I will be teaching an applied statistics course for the first time and the main audience will be 2nd and 3rd year undergraduates, mostly data science majors. They will have an intro statistics course as a pre-requisite that covers really basic topics (e.g., graphs, quantitative vs. categorical data, simple linear regression, probability, some CI and hypothesis testing). This second course will pick up where the first one leaves off and ideally would cover the following topics: review of CIs and hypothesis testing, ANOVA, goodness of fit tests, maximum likelihood, simple and multiple linear regression, logistic regression, nonparametric testing and also get into some Bayesian statistics as well as GLMs and GEEs time permitting. It would be great if the textbook also came with examples in R. It's been difficult to find a textbook that covers all these topics sufficiently and isn't too heavy on theory - since the students will mostly be interested in application. Does anyone have any good recommendations?

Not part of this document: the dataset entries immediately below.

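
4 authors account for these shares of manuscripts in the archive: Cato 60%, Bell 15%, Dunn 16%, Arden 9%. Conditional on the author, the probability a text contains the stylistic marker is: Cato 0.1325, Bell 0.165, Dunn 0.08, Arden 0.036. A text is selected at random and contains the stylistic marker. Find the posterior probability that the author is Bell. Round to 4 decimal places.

0.2058

Unnormalized posteriors (prior × likelihood):
  Cato: 0.6 × 0.1325 = 0.0795
  Bell: 0.15 × 0.165 = 0.02475
  Dunn: 0.16 × 0.08 = 0.0128
  Arden: 0.09 × 0.036 = 0.00324
Total = 0.12029.
P(Bell | evidence) = 0.02475 / 0.12029 ≈ 0.2058.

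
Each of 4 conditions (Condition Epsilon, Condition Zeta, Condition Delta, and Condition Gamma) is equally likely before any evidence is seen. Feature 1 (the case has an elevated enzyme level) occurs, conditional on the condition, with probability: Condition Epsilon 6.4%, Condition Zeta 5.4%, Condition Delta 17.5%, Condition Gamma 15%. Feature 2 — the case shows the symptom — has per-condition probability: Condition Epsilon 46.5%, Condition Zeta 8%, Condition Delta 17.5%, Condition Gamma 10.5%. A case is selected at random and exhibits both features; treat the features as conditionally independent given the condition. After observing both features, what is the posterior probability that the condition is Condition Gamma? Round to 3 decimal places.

0.196

With a uniform prior (1/4 each), posterior ∝ likelihood:
  Condition Epsilon: 0.064 × 0.465 = 0.02976
  Condition Zeta: 0.054 × 0.08 = 0.00432
  Condition Delta: 0.175 × 0.175 = 0.030625
  Condition Gamma: 0.15 × 0.105 = 0.01575
Sum = 0.080455.
P(Condition Gamma | evidence) = 0.01575 / 0.080455 ≈ 0.196.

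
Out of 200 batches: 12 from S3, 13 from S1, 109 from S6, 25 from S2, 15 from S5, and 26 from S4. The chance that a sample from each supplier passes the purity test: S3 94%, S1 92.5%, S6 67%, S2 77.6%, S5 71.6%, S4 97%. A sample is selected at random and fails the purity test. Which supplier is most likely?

S6

Taking complements, P(off-spec | each) = S3 0.06, S1 0.075, S6 0.33, S2 0.224, S5 0.284, S4 0.03.
Prior × likelihood for each hypothesis:
  S3: 0.06 × 0.06 = 0.0036
  S1: 0.065 × 0.075 = 0.004875
  S6: 0.545 × 0.33 = 0.17985
  S2: 0.125 × 0.224 = 0.028
  S5: 0.075 × 0.284 = 0.0213
  S4: 0.13 × 0.03 = 0.0039
Sum = 0.241525.
Largest term belongs to S6, so S6 is most probable.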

I challenge the notion of not covering the theory just because the students don't care. As our moderator, WHuber, writes in his profile, "The mathematics are not there for the joy of the analyst but because they are essential to the solution." Checking out what is written about data science on the Internet, your data science majors could use some theory.
One book that I am looking at for a similar purpose is Modern Data Science with R. It looks very interesting, although it will need supplication for some of the more advanced topics you mention.
Statistical Sleuth by Ramsey and Schafer seems to cover almost everything you've mentioned and at the appropriate level. I had less background in statistics than your students have when I first read this, and I found it accessible.
Julian Faraway Linear Models with R is an intermediate text. It is brief, dense and has R code on practically every page. It covers topics like regularization (featured as cover art) and imputation but stops short of mixed effects. Caveat emptor: his "hierarchical" models are not at all what you think they are.
John F. Monahan's aptly titled A Primer on Linear Models has zero computational content. Still, writing a "lab companion" around this beautiful little book would, in my opinion, not be a waste of time.